Impaired biosynthesis of ergosterol confers resistance to complex sphingolipid biosynthesis inhibitor aureobasidin A in a PDR16-dependent manner

Abstract

Complex sphingolipids and sterols are coordinately involved in various cellular functions, e.g. the formation of lipid microdomains. Here we found that budding yeast exhibits resistance to an antifungal drug, aureobasidin A (AbA), an inhibitor of Aur1 catalyzing the synthesis of inositolphosphorylceramide, under impaired biosynthesis of ergosterol, which includes deletion of ERG6, ERG2, or ERG5 involved in the final stages of the ergosterol biosynthesis pathway or miconazole; however, these defects of ergosterol biosynthesis did not confer resistance against repression of expression of AUR1 by a tetracycline-regulatable promoter.
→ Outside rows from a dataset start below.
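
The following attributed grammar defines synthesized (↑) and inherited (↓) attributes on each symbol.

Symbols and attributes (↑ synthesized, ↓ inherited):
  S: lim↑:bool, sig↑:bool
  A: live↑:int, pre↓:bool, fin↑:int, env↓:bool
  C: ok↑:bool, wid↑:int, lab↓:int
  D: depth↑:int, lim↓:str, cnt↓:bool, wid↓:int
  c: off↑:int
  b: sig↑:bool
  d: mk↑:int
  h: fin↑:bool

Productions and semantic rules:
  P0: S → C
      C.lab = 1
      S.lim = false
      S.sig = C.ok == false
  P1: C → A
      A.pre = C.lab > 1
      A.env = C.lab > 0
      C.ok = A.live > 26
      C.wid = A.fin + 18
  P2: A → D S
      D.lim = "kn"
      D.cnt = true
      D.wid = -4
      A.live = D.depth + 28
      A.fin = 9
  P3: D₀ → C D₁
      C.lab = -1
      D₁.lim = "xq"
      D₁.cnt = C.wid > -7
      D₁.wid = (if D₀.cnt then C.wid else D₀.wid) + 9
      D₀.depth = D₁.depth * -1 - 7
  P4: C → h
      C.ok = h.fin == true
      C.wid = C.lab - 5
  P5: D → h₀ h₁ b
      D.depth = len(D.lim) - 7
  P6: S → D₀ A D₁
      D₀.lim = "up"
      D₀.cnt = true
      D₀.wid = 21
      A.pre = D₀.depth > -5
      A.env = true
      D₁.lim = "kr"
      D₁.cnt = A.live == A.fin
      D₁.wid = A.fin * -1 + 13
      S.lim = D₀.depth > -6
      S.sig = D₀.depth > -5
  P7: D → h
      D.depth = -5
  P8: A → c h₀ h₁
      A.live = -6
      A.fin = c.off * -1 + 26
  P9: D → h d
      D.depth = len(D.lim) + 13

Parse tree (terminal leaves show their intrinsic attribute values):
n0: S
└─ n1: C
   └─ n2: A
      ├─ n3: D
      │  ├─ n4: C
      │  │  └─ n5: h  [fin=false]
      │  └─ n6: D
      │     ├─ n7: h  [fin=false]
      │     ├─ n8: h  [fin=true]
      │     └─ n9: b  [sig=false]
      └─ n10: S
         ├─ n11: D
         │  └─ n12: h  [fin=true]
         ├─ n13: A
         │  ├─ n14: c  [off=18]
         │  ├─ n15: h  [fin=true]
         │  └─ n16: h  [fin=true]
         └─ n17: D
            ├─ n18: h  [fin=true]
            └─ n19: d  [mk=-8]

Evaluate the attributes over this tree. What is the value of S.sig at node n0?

1. n1.lab = 1  [1]
2. n2.pre = false  [C.lab > 1]
3. n2.env = true  [C.lab > 0]
4. n3.lim = "kn"  ["kn"]
5. n3.cnt = true  [true]
6. n3.wid = -4  [-4]
7. n4.lab = -1  [-1]
8. n5.fin = false  [terminal]
9. n4.ok = false  [h.fin == true]
10. n4.wid = -6  [C.lab - 5]
11. n6.lim = "xq"  ["xq"]
12. n6.cnt = true  [C.wid > -7]
13. n6.wid = 3  [(if D₀.cnt then C.wid else D₀.wid) + 9]
14. n7.fin = false  [terminal]
15. n8.fin = true  [terminal]
16. n9.sig = false  [terminal]
17. n6.depth = -5  [len(D.lim) - 7]
18. n3.depth = -2  [D₁.depth * -1 - 7]
19. n11.lim = "up"  ["up"]
20. n11.cnt = true  [true]
21. n11.wid = 21  [21]
22. n12.fin = true  [terminal]
23. n11.depth = -5  [-5]
24. n13.pre = false  [D₀.depth > -5]
25. n13.env = true  [true]
26. n14.off = 18  [terminal]
27. n15.fin = true  [terminal]
28. n16.fin = true  [terminal]
29. n13.live = -6  [-6]
30. n13.fin = 8  [c.off * -1 + 26]
31. n17.lim = "kr"  ["kr"]
32. n17.cnt = false  [A.live == A.fin]
33. n17.wid = 5  [A.fin * -1 + 13]
34. n18.fin = true  [terminal]
35. n19.mk = -8  [terminal]
36. n17.depth = 15  [len(D.lim) + 13]
37. n10.lim = true  [D₀.depth > -6]
38. n10.sig = false  [D₀.depth > -5]
39. n2.live = 26  [D.depth + 28]
40. n2.fin = 9  [9]
41. n1.ok = false  [A.live > 26]
42. n1.wid = 27  [A.fin + 18]
43. n0.lim = false  [false]
44. n0.sig = true  [C.ok == false]

true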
The deletion of ERG6, which confers strong resistance to AbA, results in suppression of a reduction in complex sphingolipids and accumulation of ceramides on AbA treatment, indicating that the deletion reduces the effectiveness of AbA against in vivo Aur1 activity. Previously, we reported that a similar effect to AbA sensitivity was observed when PDR16 or PDR17 was overexpressed. It was found that the effect of the impaired biosynthesis of ergosterol on the AbA sensitivity is completely abolished on deletion of PDR16. In addition, an increase in the expression level of Pdr16 was observed on the deletion of ERG6. These results suggested that abnormal ergosterol biosynthesis confers resistance to AbA in a PDR16-dependent manner, implying a novel functional relationship between complex sphingolipids and ergosterol.